Hi Rock, I saw that one too. The selling price may have indicated the buyer knew it was built up from parts. Or maybe not.
And Jack, I'm with you on that. A good repro item is a great conversation piece all by itself.
I have other AK repro items in the collection by Weingarten and Matson, and they're always good for conversation.
Xeric, I wondered how they were able to keep the ends of the board on without the tongue and groove
The seller replied to the ebay message I sent him about it being a repro, and stated it was at a different location than he was.
He will have a look at the set later to determine if the parts are reproduction. He appears legitimate. I can't imagine that he didn't really know.

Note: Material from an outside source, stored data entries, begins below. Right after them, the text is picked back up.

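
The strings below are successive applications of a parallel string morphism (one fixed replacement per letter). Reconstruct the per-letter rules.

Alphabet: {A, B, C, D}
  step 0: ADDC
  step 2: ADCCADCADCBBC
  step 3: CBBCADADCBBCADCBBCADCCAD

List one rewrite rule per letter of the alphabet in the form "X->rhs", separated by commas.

A->CB, B->C, C->AD, D->BC

  step 2 ⇒ step 3: ADCCADCADCBBC ⇒ CB·BC·AD·AD·CB·BC·AD·CB·BC·AD·C·C·AD
    A ↦ CB
    B ↦ C
    C ↦ AD
    D ↦ BC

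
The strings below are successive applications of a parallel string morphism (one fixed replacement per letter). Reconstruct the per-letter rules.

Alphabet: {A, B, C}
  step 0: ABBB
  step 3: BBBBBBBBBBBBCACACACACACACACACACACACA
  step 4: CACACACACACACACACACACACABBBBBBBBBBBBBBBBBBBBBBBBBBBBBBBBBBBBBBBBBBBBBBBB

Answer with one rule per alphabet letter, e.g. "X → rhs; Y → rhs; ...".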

I suppose these thinks happen because:
Twelve years back at Doc Muchows auction, a prominent collector at the time paid $8k+ for Doc's reproduction Model 5 -not knowing it was a Matson reproduction.
Many of the old-timers who were experts with AK breadboards knew it was a repro, and who had made it, but nobody had alerted his family or Estes about it's history. And I didn't know either. The bids were flying, and nobody in the senior group knew who they were.
I had arrived fresh in from the left coast with a pocketful of cash, and put up a bid on it, where immediately a dear old friend grabbed my arm and whispered that it wasn't real. That was how I found out.
It was also part of the discussion at a group dinner with the senior collectors following that days auction results.